Whether or not the insanity defense is justified, it is intended only for the rare instances in which a bona fide mental disorder has obliterated the psychological brakes most of us use to stop ourselves from acting immorally. Yet many Americans perceive the insanity defense to be widely invoked and commonly successful. In a 2007 study psychologist Angela Bloechl of the University of Wisconsin–Oshkosh and her colleagues found that college students estimate that the defense is used in 30 percent of criminal cases and succeeds 30 percent of the time.
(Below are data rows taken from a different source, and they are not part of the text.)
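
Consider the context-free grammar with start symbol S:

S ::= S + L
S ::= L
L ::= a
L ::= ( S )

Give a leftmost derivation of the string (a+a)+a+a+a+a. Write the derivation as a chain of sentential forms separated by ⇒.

S ⇒ S+L   [S ::= S + L]
S+L ⇒ S+L+L   [S ::= S + L]
S+L+L ⇒ S+L+L+L   [S ::= S + L]
S+L+L+L ⇒ S+L+L+L+L   [S ::= S + L]
S+L+L+L+L ⇒ L+L+L+L+L   [S ::= L]
L+L+L+L+L ⇒ (S)+L+L+L+L   [L ::= ( S )]
(S)+L+L+L+L ⇒ (S+L)+L+L+L+L   [S ::= S + L]
(S+L)+L+L+L+L ⇒ (L+L)+L+L+L+L   [S ::= L]
(L+L)+L+L+L+L ⇒ (a+L)+L+L+L+L   [L ::= a]
(a+L)+L+L+L+L ⇒ (a+a)+L+L+L+L   [L ::= a]
(a+a)+L+L+L+L ⇒ (a+a)+a+L+L+L   [L ::= a]
(a+a)+a+L+L+L ⇒ (a+a)+a+a+L+L   [L ::= a]
(a+a)+a+a+L+L ⇒ (a+a)+a+a+a+L   [L ::= a]
(a+a)+a+a+a+L ⇒ (a+a)+a+a+a+a   [L ::= a]

S ⇒ S+L ⇒ S+L+L ⇒ S+L+L+L ⇒ S+L+L+L+L ⇒ L+L+L+L+L ⇒ (S)+L+L+L+L ⇒ (S+L)+L+L+L+L ⇒ (L+L)+L+L+L+L ⇒ (a+L)+L+L+L+L ⇒ (a+a)+L+L+L+L ⇒ (a+a)+a+L+L+L ⇒ (a+a)+a+a+L+L ⇒ (a+a)+a+a+a+L ⇒ (a+a)+a+a+a+a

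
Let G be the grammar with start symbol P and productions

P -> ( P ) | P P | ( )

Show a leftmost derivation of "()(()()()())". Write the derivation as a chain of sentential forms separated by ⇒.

P ⇒ PP ⇒ ()P ⇒ ()(P) ⇒ ()(PP) ⇒ ()(PPP) ⇒ ()(PPPP) ⇒ ()(()PPP) ⇒ ()(()()PP) ⇒ ()(()()()P) ⇒ ()(()()()())

P ⇒ PP   [P -> P P]
PP ⇒ ()P   [P -> ( )]
()P ⇒ ()(P)   [P -> ( P )]
()(P) ⇒ ()(PP)   [P -> P P]
()(PP) ⇒ ()(PPP)   [P -> P P]
()(PPP) ⇒ ()(PPPP)   [P -> P P]
()(PPPP) ⇒ ()(()PPP)   [P -> ( )]
()(()PPP) ⇒ ()(()()PP)   [P -> ( )]
()(()()PP) ⇒ ()(()()()P)   [P -> ( )]
()(()()()P) ⇒ ()(()()()())   [P -> ( )]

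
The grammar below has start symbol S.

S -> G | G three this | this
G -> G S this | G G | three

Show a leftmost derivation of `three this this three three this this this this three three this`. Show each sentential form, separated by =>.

S => G three this   [S -> G three this]
G three this => G G three this   [G -> G G]
G G three this => G S this G three this   [G -> G S this]
G S this G three this => G S this S this G three this   [G -> G S this]
G S this S this G three this => G G S this S this G three this   [G -> G G]
G G S this S this G three this => G G G S this S this G three this   [G -> G G]
G G G S this S this G three this => G S this G G S this S this G three this   [G -> G S this]
G S this G G S this S this G three this => three S this G G S this S this G three this   [G -> three]
three S this G G S this S this G three this => three this this G G S this S this G three this   [S -> this]
three this this G G S this S this G three this => three this this three G S this S this G three this   [G -> three]
three this this three G S this S this G three this => three this this three three S this S this G three this   [G -> three]
three this this three three S this S this G three this => three this this three three this this S this G three this   [S -> this]
three this this three three this this S this G three this => three this this three three this this this this G three this   [S -> this]
three this this three three this this this this G three this => three this this three three this this this this three three this   [G -> three]

S => G three this => G G three this => G S this G three this => G S this S this G three this => G G S this S this G three this => G G G S this S this G three this => G S this G G S this S this G three this => three S this G G S this S this G three this => three this this G G S this S this G three this => three this this three G S this S this G three this => three this this three three S this S this G three this => three this this three three this this S this G three this => three this this three three this this this this G three this => three this this three three this this this this three three this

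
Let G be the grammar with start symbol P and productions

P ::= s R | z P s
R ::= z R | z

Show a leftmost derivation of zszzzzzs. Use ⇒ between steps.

P ⇒ zPs   [P ::= z P s]
zPs ⇒ zsRs   [P ::= s R]
zsRs ⇒ zszRs   [R ::= z R]
zszRs ⇒ zszzRs   [R ::= z R]
zszzRs ⇒ zszzzRs   [R ::= z R]
zszzzRs ⇒ zszzzzRs   [R ::= z R]
zszzzzRs ⇒ zszzzzzs   [R ::= z]

P⇒zPs⇒zsRs⇒zszRs⇒zszzRs⇒zszzzRs⇒zszzzzRs⇒zszzzzzs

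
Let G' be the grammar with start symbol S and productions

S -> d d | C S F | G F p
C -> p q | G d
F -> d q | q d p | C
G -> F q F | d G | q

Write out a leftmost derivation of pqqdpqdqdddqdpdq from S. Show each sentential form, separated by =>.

S=>CSF=>pqSF=>pqCSFF=>pqGdSFF=>pqFqFdSFF=>pqqdpqFdSFF=>pqqdpqdqdSFF=>pqqdpqdqdddFF=>pqqdpqdqdddqdpF=>pqqdpqdqdddqdpdq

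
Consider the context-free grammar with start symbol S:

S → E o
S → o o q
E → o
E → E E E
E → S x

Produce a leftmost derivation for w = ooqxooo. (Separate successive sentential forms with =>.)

S=>Eo=>EEEo=>SxEEo=>ooqxEEo=>ooqxoEo=>ooqxooo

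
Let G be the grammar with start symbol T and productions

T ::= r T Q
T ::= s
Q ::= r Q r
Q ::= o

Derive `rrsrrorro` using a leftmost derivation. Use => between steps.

T => rTQ => rrTQQ => rrsQQ => rrsrQrQ => rrsrrQrrQ => rrsrrorrQ => rrsrrorro

T => rTQ   [T ::= r T Q]
rTQ => rrTQQ   [T ::= r T Q]
rrTQQ => rrsQQ   [T ::= s]
rrsQQ => rrsrQrQ   [Q ::= r Q r]
rrsrQrQ => rrsrrQrrQ   [Q ::= r Q r]
rrsrrQrrQ => rrsrrorrQ   [Q ::= o]
rrsrrorrQ => rrsrrorro   [Q ::= o]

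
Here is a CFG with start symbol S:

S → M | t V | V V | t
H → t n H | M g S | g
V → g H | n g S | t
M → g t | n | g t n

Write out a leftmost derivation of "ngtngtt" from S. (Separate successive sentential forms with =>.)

S=>VV=>ngSV=>ngtVV=>ngtngSV=>ngtngtV=>ngtngtt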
Yet data from multiple studies show that only about 1 percent of cases involve the plea, and only 15 to 25 percent of those result in acquittals. Although notorious insanity plea acquittals, such as those of Yates and Hinckley, garner outsize media attention, scores of other defendants, including Jack Ruby (who killed Lee Harvey Oswald, John F. Kennedy’s assassin), David Berkowitz (“Son of Sam”), Jeffrey Dahmer (serial killer) and Lee Boyd Malvo (one of the two Beltway snipers), have been convicted after pleading insanity.
Many people also believe that those acquitted on the basis of insanity get a quick and easy pass out of prison. “A few years of treatment in a mental hospital, then presto! She’s all better now, free to be released into an unsuspecting public,” Gallagher speculated about Yates. But only about 1 percent of those who use the insanity defense successfully are released immediately, and the average length of hospital stays for people let off because of insanity is about three years. Indeed, as of this writing, Yates remains institutionalized in a mental hospital in Kerrville, Tex., more than four years after her acquittal. Moreover, data collected in 1995 by sociologist Eric Silver, then at Policy Research Associates in Delmar, N.Y., suggest that those deemed not guilty by reason of insanity often remain in institutions just as long as people convicted of comparable crimes do; in some states, such as New York and California, they stay longer.
Thus, the insanity defense is far from a quick passage to freedom. Citizens and policy makers must understand the plea for what it is: an extremely rare exception that proves the rule that almost all individuals should be held legally responsible for their criminal actions.